Another study shows iron fertilization may not be a great solution to climate change.
This photo shows the ship on which researchers traveled while collecting plankton samples in Antarctica. Layers of brown ice, like those in this photo, often contain diatoms. Image courtesy Georgia Institute of Technology

One idea for removing excess carbon dioxide from the Earth’s atmosphere may not work as well as advertised, according to a new study. The problem arises from extra-greedy diatoms, a type of algae with structured silica bodies.

In the past few years, some researchers and enthusiasts have proposed dumping iron into the ocean as a strategy for mitigating climate change. Last fall, a California businessman even did a little of his own ocean fertilization, drawing condemnation from legal experts. The idea is that the iron acts as a fertilizer, encouraging the growth of photosynthetic plankton that, like land plants, absorb carbon dioxide. When the plankton die, they sink to the seafloor. In that way, they’re supposed to sequester away excess carbon forever.

What would actually happen if you fertilized the ocean isn’t well studied, but one new piece of research suggests that the iron’s effects would be short-lived. In the long run, iron fertilization may even decrease the amount of carbon dioxide-absorbing algae that live in the ocean. Recently, another research team also found that fertilizing the ocean may not work, as the plankton could run out of nitrogen.

For the newer study, oceanographers from several U.S. institutions studied phytoplankton off the coast of West Antarctica. There, they found, diatoms take iron from the ocean and put it in their shells at a high rate. They even seem to take up more than they need. “Just like someone walking through a buffet line who takes the last two pieces of cake, even though they know they’ll only eat one, they’re hogging the food,” Ellery Ingall, an earth scientist at the Georgia Institute of Technology who went to collect the phytoplankton, said in a statement.

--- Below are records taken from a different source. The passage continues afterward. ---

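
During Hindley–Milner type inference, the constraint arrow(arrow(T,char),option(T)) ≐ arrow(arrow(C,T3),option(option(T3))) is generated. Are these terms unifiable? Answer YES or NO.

YES

Decompose arrow/2: arrow(T,char) ≐ arrow(C,T3),  option(T) ≐ option(option(T3)).
Decompose arrow/2: T ≐ C,  char ≐ T3.
Bind T := C; substituting into the one remaining equation that mentions T gives: option(C) ≐ option(option(T3)).
Bind T3 := char; substituting into the remaining equation gives: option(C) ≐ option(option(char)).
Decompose option/1: C ≐ option(char).
Bind C := option(char). Substituting into the earlier binding gives T := option(char).
No equations remain and no clash or occurs-check failure arose, so a unifier exists.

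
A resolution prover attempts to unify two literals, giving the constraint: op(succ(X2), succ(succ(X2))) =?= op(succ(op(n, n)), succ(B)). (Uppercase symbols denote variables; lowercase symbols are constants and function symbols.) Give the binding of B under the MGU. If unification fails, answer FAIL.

Decompose op/2: succ(X2) =?= succ(op(n, n)),  succ(succ(X2)) =?= succ(B).
Decompose succ/1: X2 =?= op(n, n).
Bind X2 := op(n, n); substituting into the remaining equation gives: succ(succ(op(n, n))) =?= succ(B).
Decompose succ/1: succ(op(n, n)) =?= B.
Bind B := succ(op(n, n)).
MGU = { X2 -> op(n, n), B -> succ(op(n, n)) }, so B -> succ(op(n, n)).

succ(op(n, n))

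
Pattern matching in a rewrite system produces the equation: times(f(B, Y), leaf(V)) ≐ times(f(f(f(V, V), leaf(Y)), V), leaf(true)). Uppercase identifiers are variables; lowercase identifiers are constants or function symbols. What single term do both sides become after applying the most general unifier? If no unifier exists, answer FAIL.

Decompose times/2: f(B, Y) ≐ f(f(f(V, V), leaf(Y)), V),  leaf(V) ≐ leaf(true).
Decompose f/2: B ≐ f(f(V, V), leaf(Y)),  Y ≐ V.
Bind B := f(f(V, V), leaf(Y)); no other remaining equation mentions B.
Bind Y := V; no other remaining equation mentions Y. Substituting into the earlier binding gives B := f(f(V, V), leaf(V)).
Decompose leaf/1: V ≐ true.
Bind V := true. Substituting into the earlier bindings gives B := f(f(true, true), leaf(true)), Y := true.
Applying the MGU to either side gives times(f(f(f(true, true), leaf(true)), true), leaf(true)).

times(f(f(f(true, true), leaf(true)), true), leaf(true))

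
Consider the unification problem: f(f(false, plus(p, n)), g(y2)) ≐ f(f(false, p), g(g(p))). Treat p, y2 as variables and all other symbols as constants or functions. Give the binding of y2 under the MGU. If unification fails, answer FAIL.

Decompose f/2: f(false, plus(p, n)) ≐ f(false, p),  g(y2) ≐ g(g(p)).
Decompose f/2: false ≐ false,  plus(p, n) ≐ p.
Delete trivial equation false ≐ false.
Occurs check fails: p occurs in plus(p, n); the equation p ≐ plus(p, n) has no finite solution.

FAIL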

Iron that enters the Antarctic Ocean via snowmelt and dust can barely keep up with the diatoms’ appetite, Ingall and his colleagues wrote in a study they published on Monday in the journal Nature Communications.

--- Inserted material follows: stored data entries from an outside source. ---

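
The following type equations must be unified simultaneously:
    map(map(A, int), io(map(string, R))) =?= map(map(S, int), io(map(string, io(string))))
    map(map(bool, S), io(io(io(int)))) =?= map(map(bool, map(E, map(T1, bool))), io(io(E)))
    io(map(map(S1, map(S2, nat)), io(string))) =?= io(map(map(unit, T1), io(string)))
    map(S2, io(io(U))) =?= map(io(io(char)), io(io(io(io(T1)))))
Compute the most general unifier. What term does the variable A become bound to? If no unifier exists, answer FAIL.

Decompose map/2: map(A, int) =?= map(S, int),  io(map(string, R)) =?= io(map(string, io(string))).
Decompose map/2: A =?= S,  int =?= int.
Bind A := S; no other remaining equation mentions A.
Delete trivial equation int =?= int.
Decompose io/1: map(string, R) =?= map(string, io(string)).
Decompose map/2: string =?= string,  R =?= io(string).
Delete trivial equation string =?= string.
Bind R := io(string); no other remaining equation mentions R.
Decompose map/2: map(bool, S) =?= map(bool, map(E, map(T1, bool))),  io(io(io(int))) =?= io(io(E)).
Decompose map/2: bool =?= bool,  S =?= map(E, map(T1, bool)).
Delete trivial equation bool =?= bool.
Bind S := map(E, map(T1, bool)); no other remaining equation mentions S. Substituting into the earlier binding gives A := map(E, map(T1, bool)).
Decompose io/1: io(io(int)) =?= io(E).
Decompose io/1: io(int) =?= E.
Bind E := io(int); no other remaining equation mentions E. Substituting into the earlier bindings gives A := map(io(int), map(T1, bool)), S := map(io(int), map(T1, bool)).
Decompose io/1: map(map(S1, map(S2, nat)), io(string)) =?= map(map(unit, T1), io(string)).
Decompose map/2: map(S1, map(S2, nat)) =?= map(unit, T1),  io(string) =?= io(string).
Decompose map/2: S1 =?= unit,  map(S2, nat) =?= T1.
Bind S1 := unit; no other remaining equation mentions S1.
Bind T1 := map(S2, nat); substituting into the one remaining equation that mentions T1 gives: map(S2, io(io(U))) =?= map(io(io(char)), io(io(io(io(map(S2, nat)))))). Substituting into the earlier bindings gives A := map(io(int), map(map(S2, nat), bool)), S := map(io(int), map(map(S2, nat), bool)).
Delete trivial equation io(string) =?= io(string).
Decompose map/2: S2 =?= io(io(char)),  io(io(U)) =?= io(io(io(io(map(S2, nat))))).
Bind S2 := io(io(char)); substituting into the remaining equation gives: io(io(U)) =?= io(io(io(io(map(io(io(char)), nat))))). Substituting into the earlier bindings gives A := map(io(int), map(map(io(io(char)), nat), bool)), S := map(io(int), map(map(io(io(char)), nat), bool)), T1 := map(io(io(char)), nat).
Decompose io/1: io(U) =?= io(io(io(map(io(io(char)), nat)))).
Decompose io/1: U =?= io(io(map(io(io(char)), nat))).
Bind U := io(io(map(io(io(char)), nat))).
MGU = { A := map(io(int), map(map(io(io(char)), nat), bool)), R := io(string), S := map(io(int), map(map(io(io(char)), nat), bool)), E := io(int), S1 := unit, T1 := map(io(io(char)), nat), S2 := io(io(char)), U := io(io(map(io(io(char)), nat))) }, so A := map(io(int), map(map(io(io(char)), nat), bool)).

map(io(int), map(map(io(io(char)), nat), bool))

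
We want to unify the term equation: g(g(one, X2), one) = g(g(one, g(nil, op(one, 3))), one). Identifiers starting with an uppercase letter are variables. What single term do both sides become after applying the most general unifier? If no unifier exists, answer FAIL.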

This could mean that if someone were to dump iron into the ocean, much of it would be taken up by diatoms. That might be fine at first. Diatoms are photosynthetic, so they absorb carbon dioxide. When they die and fall to the bottom of the ocean, however, they take the iron they ate with them, trapped in their silica shells.

After an initial bloom from iron fertilization, diatoms may leave other plankton types with less iron, reducing the size of carbon dioxide-absorbing plankton blooms, according to Argonne National Laboratory. Argonne scientists worked on this study by analyzing diatom silica structures for their iron content.

Studies like this help scientists understand the consequences of ocean fertilization without having to actually dump anything into the water, which is controversial among conservationists and may violate international law.